LOS ANGELES ( ChipWire)-- CyOptics Inc., a semiconductor startup here, will blow past the 10-gigabits-per-second world at the Optical Fibers Conference next week in Baltimore with a component that supports OC-768 networks at 40 Gbits/s.
CyOptics uses a proprietary pulse-generating laser and a companion electro-absorption modulator (EAM) to eliminate several traditional components needed in 40-Gbit dense wave-division multiplexing (DWDM) systems.
The technology also can be used in ultralong-haul 10-Gbits/s networks and in optical time-division multiplexing (OTDM) systems. The EAM component CyOptics plans to show not only is smaller than
lithium-niobate modulators -- it's embedded in a three-quarter-inch long butterfly package -- but it can use a drive voltage of 2 to 3 volts, compared to the typical 10- to 15-V range. The EAM is
intended to be integrated directly with a laser in low-form-factor modules, and uses a return-to-zero (RZ) modulation scheme for lower-cost system implementations than fiber non-return-to-zero (NRZ) coding systems.
Hava Volterra, vice president of marketing at CyOptics, said that Uzi Koren, the chief technology officer of the company, had been the leader of indium phosphide (InP) laser programs at Lucent Technologies Inc. and was key to bringing the team together that founded CyOptics in January 1999. Koren brought in Eran Yarkoni, former head of Intel Corp.'s Pentium operation, as president, and Dror Mototvilov, a specialist in military optics, as vice president of operations.

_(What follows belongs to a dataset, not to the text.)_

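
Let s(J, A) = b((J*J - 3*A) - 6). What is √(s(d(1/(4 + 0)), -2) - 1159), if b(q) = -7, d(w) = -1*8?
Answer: I*√1166 ≈ 34.147*I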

The company bought a leased InP fab in Israel in mid-1999, since having direct control of semiconductor processes was key to developing lasers and EAMs with the desired characteristics for
high-speed optical backbones. The 10,000-sq.-ft. facility is complete with MOCVD wafer equipment for InP wafer growth. For package manufacturing and testing, CyOptics has turned to an
outsourced silicon optical bench manufacturing process to avoid metal hermetic packaging wherever possible, using standard semiconductor packaging techniques for optical transmission
Volterra said that Koren had many years of experience working with RZ modulation and decided to apply it to the pulsed-laser/EAM combination the company planned. RZ modulation offers better
signal integrity than NRZ coding in most applications. The pulsed laser can also be used as a continuous-wave laser, and the same core process CyOptics plans to use will form the basis for future tunable laser products.
Future OTDM systems will require 1- to 5-picosecond pulses, and CyOptics' laser will meet that requirement. The advantage for the company is that ultralong-haul 10-Gbit, and 40-Gbit markets
are emerging now, allowing the company to realize revenues regardless of the time frame in which OTDM systems arrive.
The current 10-Gbit EAM product will be augmented with a native 40-Gbit EAM product in the near future. Because the EAM circuit is as small as a grain of sand, it can be combined in a single
package with a pulse laser, providing 10- and 40-Gbit RZ modulated light sources, the company said. Alternatively, CyOptics can look at packages that have multiple cascaded EAMs for special-purpose optical network applications.
Meanwhile, the tunable laser under development could be marketed in standalone fashion or combined with the EAM products to make single-package tunable transmitter modules. CyOptics also is considering pairing its EAM with outsourced distributed feedback lasers, to offer long-haul NRZ transmitter modules.